Ne pas demander de déductions collinaires. Mais nous voulons d’abord stocker de l’eau pour la consommation humaine, puis pour l’industrie – pas seulement pour l’agriculture – et troisièmement, pour l’environnement. Actuellement, des centaines de municipalités n’ont pas accès à l’eau potable. Tout ça parce qu’il n’y a pas de limites. Vous avez de toute façon les niveaux d’eau souterraine les plus bas parce que les environnements ne sont pas rechargés. Par conséquent, nous lançons un appel solennel pour la reprise du projet du barrage de Charlas, qui est prévu à 110 millions de m3. On dit à tout le monde que vous voulez qu’on fasse de l’agroécologie, pas de problème. Mais pour cela, nous avons besoin d’eau. L’année 2022 annonce le réchauffement climatique. Si nous ne prenons pas dès maintenant des décisions stratégiques, nous risquons de mettre en péril des cultures et des territoires qui n’ont actuellement pas accès à l’eau, soit 90% de la région Occitanie où la plupart des agriculteurs n’ont pas d’ouvrages d’irrigation et donc de ferme sèche, je le répète.
Qu’est-ce qui a bloqué le projet Charlas, abandonné en 2007 ?
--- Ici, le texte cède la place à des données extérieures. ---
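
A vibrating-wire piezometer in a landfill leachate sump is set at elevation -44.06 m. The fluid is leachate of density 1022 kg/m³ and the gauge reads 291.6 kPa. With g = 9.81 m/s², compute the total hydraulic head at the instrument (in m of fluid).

ψ = P/(ρg) = 291.6×1000 / (1022 × 9.81) = 29.08 m.
h = z + ψ = -44.06 + 29.08 = -14.98 m.

h ≈ -14.98 m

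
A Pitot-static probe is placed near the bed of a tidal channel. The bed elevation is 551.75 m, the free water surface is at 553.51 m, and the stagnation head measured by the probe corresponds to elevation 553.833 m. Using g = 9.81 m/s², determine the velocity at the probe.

v ≈ 2.52 m/s

Near the bed, under hydrostatic conditions, the piezometric head (z + ψ) equals the free-surface elevation, 553.51 m.
Velocity head = total − piezometric = 553.833 − 553.51 = 0.323 m.
v = √(2g·h_v) = √(2 × 9.81 × 0.323) = 2.52 m/s.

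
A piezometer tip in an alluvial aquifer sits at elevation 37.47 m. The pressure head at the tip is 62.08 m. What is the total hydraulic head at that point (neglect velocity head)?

h ≈ 99.55 m

h = z + ψ = 37.47 + 62.08 = 99.55 m.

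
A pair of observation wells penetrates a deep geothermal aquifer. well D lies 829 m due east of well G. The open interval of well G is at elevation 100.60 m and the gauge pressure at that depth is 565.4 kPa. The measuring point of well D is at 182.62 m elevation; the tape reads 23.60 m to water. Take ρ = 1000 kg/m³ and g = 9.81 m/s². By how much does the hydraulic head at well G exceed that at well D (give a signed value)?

Δh ≈ -0.78 m

Pressure head at well G: ψ = P/(ρg) = 565.4×1000 / (1000 × 9.81) = 57.64 m.
Total head at well G: h = z + ψ = 100.60 + 57.64 = 158.24 m.
Total head at well D: h = 182.62 − 23.60 = 159.02 m.
Head difference: h(well G) − h(well D) = 158.24 − 159.02 = -0.78 m.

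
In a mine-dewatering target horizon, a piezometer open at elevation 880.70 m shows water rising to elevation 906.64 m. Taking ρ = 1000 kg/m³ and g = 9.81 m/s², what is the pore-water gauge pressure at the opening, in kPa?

Pressure head ψ = h − z = 906.64 − 880.70 = 25.94 m.
P = ρgψ = 1000 × 9.81 × 25.94 = 254471 Pa ≈ 254 kPa.

P ≈ 254 kPa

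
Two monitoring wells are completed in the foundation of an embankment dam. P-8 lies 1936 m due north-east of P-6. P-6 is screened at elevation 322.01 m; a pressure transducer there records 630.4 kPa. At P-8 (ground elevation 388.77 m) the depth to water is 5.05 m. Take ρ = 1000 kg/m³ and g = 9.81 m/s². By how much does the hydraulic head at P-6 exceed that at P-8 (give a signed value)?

Δh ≈ 2.55 m

Pressure head at P-6: ψ = P/(ρg) = 630.4×1000 / (1000 × 9.81) = 64.26 m.
Total head at P-6: h = z + ψ = 322.01 + 64.26 = 386.27 m.
Total head at P-8: h = 388.77 − 5.05 = 383.72 m.
Head difference: h(P-6) − h(P-8) = 386.27 − 383.72 = 2.55 m.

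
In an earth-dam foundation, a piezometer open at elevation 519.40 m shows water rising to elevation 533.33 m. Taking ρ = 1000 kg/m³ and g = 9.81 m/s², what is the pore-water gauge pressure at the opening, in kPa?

P ≈ 137 kPa

Pressure head ψ = h − z = 533.33 − 519.40 = 13.93 m.
P = ρgψ = 1000 × 9.81 × 13.93 = 136653 Pa ≈ 137 kPa.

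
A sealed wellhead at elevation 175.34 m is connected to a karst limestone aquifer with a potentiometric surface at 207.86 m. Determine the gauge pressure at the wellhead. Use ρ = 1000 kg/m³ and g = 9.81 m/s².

Head above the cap: Δh = 207.86 − 175.34 = 32.52 m.
P = ρgΔh = 1000 × 9.81 × 32.52 = 319021 Pa ≈ 319 kPa.

P ≈ 319 kPa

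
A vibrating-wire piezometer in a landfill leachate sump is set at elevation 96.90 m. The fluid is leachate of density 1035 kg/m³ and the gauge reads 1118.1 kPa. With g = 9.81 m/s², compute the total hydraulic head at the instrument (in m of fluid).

h ≈ 207.02 m

ψ = P/(ρg) = 1118.1×1000 / (1035 × 9.81) = 110.12 m.
h = z + ψ = 96.90 + 110.12 = 207.02 m.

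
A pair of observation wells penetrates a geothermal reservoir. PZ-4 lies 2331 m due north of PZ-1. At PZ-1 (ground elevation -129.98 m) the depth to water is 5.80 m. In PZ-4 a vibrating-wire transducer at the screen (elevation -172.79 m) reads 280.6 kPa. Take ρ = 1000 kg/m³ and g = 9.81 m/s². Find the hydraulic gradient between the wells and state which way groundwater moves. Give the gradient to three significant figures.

Total head at PZ-1: h = -129.98 − 5.80 = -135.78 m.
Pressure head at PZ-4: ψ = P/(ρg) = 280.6×1000 / (1000 × 9.81) = 28.60 m.
Total head at PZ-4: h = z + ψ = -172.79 + 28.60 = -144.19 m.
Head difference: h(PZ-1) − h(PZ-4) = -135.78 − (-144.19) = 8.41 m.
Hydraulic gradient: i = |Δh| / L = 8.41 / 2331 = 0.00361.
Flow is from higher to lower head: from PZ-1 toward PZ-4, i.e. toward the north.

i ≈ 0.00361; groundwater flows toward the north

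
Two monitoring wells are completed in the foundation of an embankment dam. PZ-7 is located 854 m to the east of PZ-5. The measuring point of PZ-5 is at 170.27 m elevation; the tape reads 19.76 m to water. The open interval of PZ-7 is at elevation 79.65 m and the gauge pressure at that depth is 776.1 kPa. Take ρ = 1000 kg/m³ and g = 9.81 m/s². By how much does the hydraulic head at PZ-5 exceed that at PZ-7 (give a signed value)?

Δh ≈ -8.25 m

Total head at PZ-5: h = 170.27 − 19.76 = 150.51 m.
Pressure head at PZ-7: ψ = P/(ρg) = 776.1×1000 / (1000 × 9.81) = 79.11 m.
Total head at PZ-7: h = z + ψ = 79.65 + 79.11 = 158.76 m.
Head difference: h(PZ-5) − h(PZ-7) = 150.51 − 158.76 = -8.25 m.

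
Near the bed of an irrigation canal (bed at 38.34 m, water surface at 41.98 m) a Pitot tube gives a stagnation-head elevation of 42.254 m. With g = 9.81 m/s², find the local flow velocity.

Near the bed, under hydrostatic conditions, the piezometric head (z + ψ) equals the free-surface elevation, 41.98 m.
Velocity head = total − piezometric = 42.254 − 41.98 = 0.274 m.
v = √(2g·h_v) = √(2 × 9.81 × 0.274) = 2.32 m/s.

v ≈ 2.32 m/s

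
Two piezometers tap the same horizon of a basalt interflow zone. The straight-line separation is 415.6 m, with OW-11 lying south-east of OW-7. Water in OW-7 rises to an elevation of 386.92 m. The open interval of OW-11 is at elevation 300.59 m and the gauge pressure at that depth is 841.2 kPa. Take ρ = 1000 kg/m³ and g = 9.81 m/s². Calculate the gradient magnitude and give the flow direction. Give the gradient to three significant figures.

Total head at OW-7: h = 386.92 m (water level in the piezometer is the total head).
Pressure head at OW-11: ψ = P/(ρg) = 841.2×1000 / (1000 × 9.81) = 85.75 m.
Total head at OW-11: h = z + ψ = 300.59 + 85.75 = 386.34 m.
Head difference: h(OW-7) − h(OW-11) = 386.92 − 386.34 = 0.58 m.
Hydraulic gradient: i = |Δh| / L = 0.58 / 415.6 = 0.00140.
Flow is from higher to lower head: from OW-7 toward OW-11, i.e. toward the south-east.

i ≈ 0.00140; groundwater flows toward the south-east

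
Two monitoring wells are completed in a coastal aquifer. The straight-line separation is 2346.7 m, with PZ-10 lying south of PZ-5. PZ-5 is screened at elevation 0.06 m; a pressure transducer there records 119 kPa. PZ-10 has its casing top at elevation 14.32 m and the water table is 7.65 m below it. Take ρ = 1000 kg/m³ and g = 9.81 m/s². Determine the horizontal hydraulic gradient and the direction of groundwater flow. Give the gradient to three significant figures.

i ≈ 0.00235; groundwater flows toward the south

Pressure head at PZ-5: ψ = P/(ρg) = 119×1000 / (1000 × 9.81) = 12.13 m.
Total head at PZ-5: h = z + ψ = 0.06 + 12.13 = 12.19 m.
Total head at PZ-10: h = 14.32 − 7.65 = 6.67 m.
Head difference: h(PZ-5) − h(PZ-10) = 12.19 − 6.67 = 5.52 m.
Hydraulic gradient: i = |Δh| / L = 5.52 / 2346.7 = 0.00235.
Flow is from higher to lower head: from PZ-5 toward PZ-10, i.e. toward the south.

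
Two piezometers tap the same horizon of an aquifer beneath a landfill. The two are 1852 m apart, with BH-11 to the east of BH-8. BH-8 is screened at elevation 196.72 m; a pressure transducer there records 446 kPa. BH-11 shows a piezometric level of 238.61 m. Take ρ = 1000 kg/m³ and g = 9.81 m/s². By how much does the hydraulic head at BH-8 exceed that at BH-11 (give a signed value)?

Δh ≈ 3.57 m

Pressure head at BH-8: ψ = P/(ρg) = 446×1000 / (1000 × 9.81) = 45.46 m.
Total head at BH-8: h = z + ψ = 196.72 + 45.46 = 242.18 m.
Total head at BH-11: h = 238.61 m (water level in the piezometer is the total head).
Head difference: h(BH-8) − h(BH-11) = 242.18 − 238.61 = 3.57 m.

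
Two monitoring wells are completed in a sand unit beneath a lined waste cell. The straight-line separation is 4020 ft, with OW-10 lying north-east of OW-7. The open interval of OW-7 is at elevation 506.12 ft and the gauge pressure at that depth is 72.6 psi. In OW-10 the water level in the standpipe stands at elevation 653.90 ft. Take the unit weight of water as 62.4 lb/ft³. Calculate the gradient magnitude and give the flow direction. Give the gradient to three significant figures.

Pressure head at OW-7: ψ = 144·P/γ = 144 × 72.6 / 62.4 = 167.54 ft.
Total head at OW-7: h = z + ψ = 506.12 + 167.54 = 673.66 ft.
Total head at OW-10: h = 653.90 ft (water level in the piezometer is the total head).
Head difference: h(OW-7) − h(OW-10) = 673.66 − 653.90 = 19.76 ft.
Hydraulic gradient: i = |Δh| / L = 19.76 / 4020 = 0.00492.
Flow is from higher to lower head: from OW-7 toward OW-10, i.e. toward the north-east.

i ≈ 0.00492; groundwater flows toward the north-east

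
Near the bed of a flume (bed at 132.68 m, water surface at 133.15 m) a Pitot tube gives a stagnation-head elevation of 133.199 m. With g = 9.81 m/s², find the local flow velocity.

v ≈ 0.980 m/s

Near the bed, under hydrostatic conditions, the piezometric head (z + ψ) equals the free-surface elevation, 133.15 m.
Velocity head = total − piezometric = 133.199 − 133.15 = 0.049 m.
v = √(2g·h_v) = √(2 × 9.81 × 0.049) = 0.980 m/s.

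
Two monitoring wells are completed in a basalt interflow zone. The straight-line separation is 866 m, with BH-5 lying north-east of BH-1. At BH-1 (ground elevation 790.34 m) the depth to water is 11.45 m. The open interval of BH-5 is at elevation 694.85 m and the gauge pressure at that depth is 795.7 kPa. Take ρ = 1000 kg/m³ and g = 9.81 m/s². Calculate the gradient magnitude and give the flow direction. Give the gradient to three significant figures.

i ≈ 0.00338; groundwater flows toward the north-east

Total head at BH-1: h = 790.34 − 11.45 = 778.89 m.
Pressure head at BH-5: ψ = P/(ρg) = 795.7×1000 / (1000 × 9.81) = 81.11 m.
Total head at BH-5: h = z + ψ = 694.85 + 81.11 = 775.96 m.
Head difference: h(BH-1) − h(BH-5) = 778.89 − 775.96 = 2.93 m.
Hydraulic gradient: i = |Δh| / L = 2.93 / 866 = 0.00338.
Flow is from higher to lower head: from BH-1 toward BH-5, i.e. toward the north-east.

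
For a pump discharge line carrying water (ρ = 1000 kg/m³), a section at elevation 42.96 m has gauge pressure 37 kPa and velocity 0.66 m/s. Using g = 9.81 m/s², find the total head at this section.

h ≈ 46.75 m

Pressure head ψ = P/(ρg) = 37×1000 / (1000 × 9.81) = 3.77 m.
Velocity head = v²/(2g) = 0.66² / (2 × 9.81) = 0.022 m.
h = z + ψ + v²/(2g) = 42.96 + 3.77 + 0.022 = 46.75 m.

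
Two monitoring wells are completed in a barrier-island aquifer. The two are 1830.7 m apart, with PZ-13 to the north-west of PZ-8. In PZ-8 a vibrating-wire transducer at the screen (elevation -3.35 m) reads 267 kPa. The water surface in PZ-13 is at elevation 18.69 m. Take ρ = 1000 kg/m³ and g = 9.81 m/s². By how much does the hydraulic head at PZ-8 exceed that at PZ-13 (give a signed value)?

Δh ≈ 5.18 m

Pressure head at PZ-8: ψ = P/(ρg) = 267×1000 / (1000 × 9.81) = 27.22 m.
Total head at PZ-8: h = z + ψ = -3.35 + 27.22 = 23.87 m.
Total head at PZ-13: h = 18.69 m (water level in the piezometer is the total head).
Head difference: h(PZ-8) − h(PZ-13) = 23.87 − 18.69 = 5.18 m.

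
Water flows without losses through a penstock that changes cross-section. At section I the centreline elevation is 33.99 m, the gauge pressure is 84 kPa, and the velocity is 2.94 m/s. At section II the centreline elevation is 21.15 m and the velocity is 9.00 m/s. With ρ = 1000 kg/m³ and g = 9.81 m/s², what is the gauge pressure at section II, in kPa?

Pressure head at I: ψ₁ = P₁/(ρg) = 84×1000 / (1000 × 9.81) = 8.56 m.
Velocity heads: v₁²/2g = 2.94²/19.62 = 0.441 m; v₂²/2g = 9.00²/19.62 = 4.128 m.
Total head H = z₁ + ψ₁ + v₁²/2g = 33.99 + 8.56 + 0.441 = 42.99 m.
ψ₂ = H − z₂ − v₂²/2g = 42.99 − 21.15 − 4.128 = 17.71 m.
P₂ = ρgψ₂ = 1000 × 9.81 × 17.71 ≈ 174 kPa.

P₂ ≈ 174 kPa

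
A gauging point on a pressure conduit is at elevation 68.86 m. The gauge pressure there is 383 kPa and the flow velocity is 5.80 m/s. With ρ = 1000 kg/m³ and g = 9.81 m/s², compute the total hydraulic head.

Pressure head ψ = P/(ρg) = 383×1000 / (1000 × 9.81) = 39.04 m.
Velocity head = v²/(2g) = 5.80² / (2 × 9.81) = 1.715 m.
h = z + ψ + v²/(2g) = 68.86 + 39.04 + 1.715 = 109.62 m.

h ≈ 109.62 m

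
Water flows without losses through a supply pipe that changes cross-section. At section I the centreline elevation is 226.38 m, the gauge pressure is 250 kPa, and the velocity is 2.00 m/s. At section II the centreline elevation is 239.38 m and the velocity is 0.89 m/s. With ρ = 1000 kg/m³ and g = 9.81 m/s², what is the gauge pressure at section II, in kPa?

P₂ ≈ 124 kPa

Pressure head at I: ψ₁ = P₁/(ρg) = 250×1000 / (1000 × 9.81) = 25.48 m.
Velocity heads: v₁²/2g = 2.00²/19.62 = 0.204 m; v₂²/2g = 0.89²/19.62 = 0.040 m.
Total head H = z₁ + ψ₁ + v₁²/2g = 226.38 + 25.48 + 0.204 = 252.06 m.
ψ₂ = H − z₂ − v₂²/2g = 252.06 − 239.38 − 0.040 = 12.64 m.
P₂ = ρgψ₂ = 1000 × 9.81 × 12.64 ≈ 124 kPa.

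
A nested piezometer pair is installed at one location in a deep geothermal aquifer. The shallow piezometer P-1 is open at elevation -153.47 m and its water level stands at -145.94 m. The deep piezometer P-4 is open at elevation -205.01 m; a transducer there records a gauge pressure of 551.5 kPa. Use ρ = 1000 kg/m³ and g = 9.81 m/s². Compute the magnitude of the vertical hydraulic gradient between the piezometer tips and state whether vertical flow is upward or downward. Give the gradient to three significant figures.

|i_v| ≈ 0.0553; vertical flow is downward

Total head at P-1: h = -145.94 m (water level in the standpipe).
Pressure head at P-4: ψ = P/(ρg) = 551.5×1000 / (1000 × 9.81) = 56.22 m.
Total head at P-4: h = z + ψ = -205.01 + 56.22 = -148.79 m.
Δh = h(P-1) − h(P-4) = -145.94 − (-148.79) = 2.85 m.
Vertical separation Δz = -153.47 − (-205.01) = 51.54 m.
|i_v| = |Δh| / Δz = 2.85 / 51.54 = 0.0553.
Head is higher in the shallow piezometer, so vertical flow is downward (recharge condition).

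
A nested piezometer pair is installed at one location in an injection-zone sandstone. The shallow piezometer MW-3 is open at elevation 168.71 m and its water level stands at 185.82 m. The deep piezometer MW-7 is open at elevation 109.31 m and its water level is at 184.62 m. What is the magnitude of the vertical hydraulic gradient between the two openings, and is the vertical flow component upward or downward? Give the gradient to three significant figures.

|i_v| ≈ 0.0202; vertical flow is downward

Total head at MW-3: h = 185.82 m (water level in the standpipe).
Total head at MW-7: h = 184.62 m.
Δh = h(MW-3) − h(MW-7) = 185.82 − 184.62 = 1.20 m.
Vertical separation Δz = 168.71 − 109.31 = 59.40 m.
|i_v| = |Δh| / Δz = 1.20 / 59.40 = 0.0202.
Head is higher in the shallow piezometer, so vertical flow is downward (recharge condition).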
Je ne sais pas. Tout est politique. Il faut prendre l’exemple de l’ancien Languedoc-Roussillon, où l’on trouve plusieurs plans d’eau très importants où le climat était plus bas que dans l’ancien Midi-Pyrénées. Prenez le lac du Salagou dans l’Hérault qui est exemplaire. Elle a été financée à 100 % en 1964-1965 par le ministère de l’Agriculture, bien avant la création des agences de l’eau. Ce lac est la preuve que les craintes concernant le projet Charlas n’étaient pas fondées. Aujourd’hui, nous voulons quantifier les déductions et savoir ce que nous pouvons faire pour les combiner et les optimiser.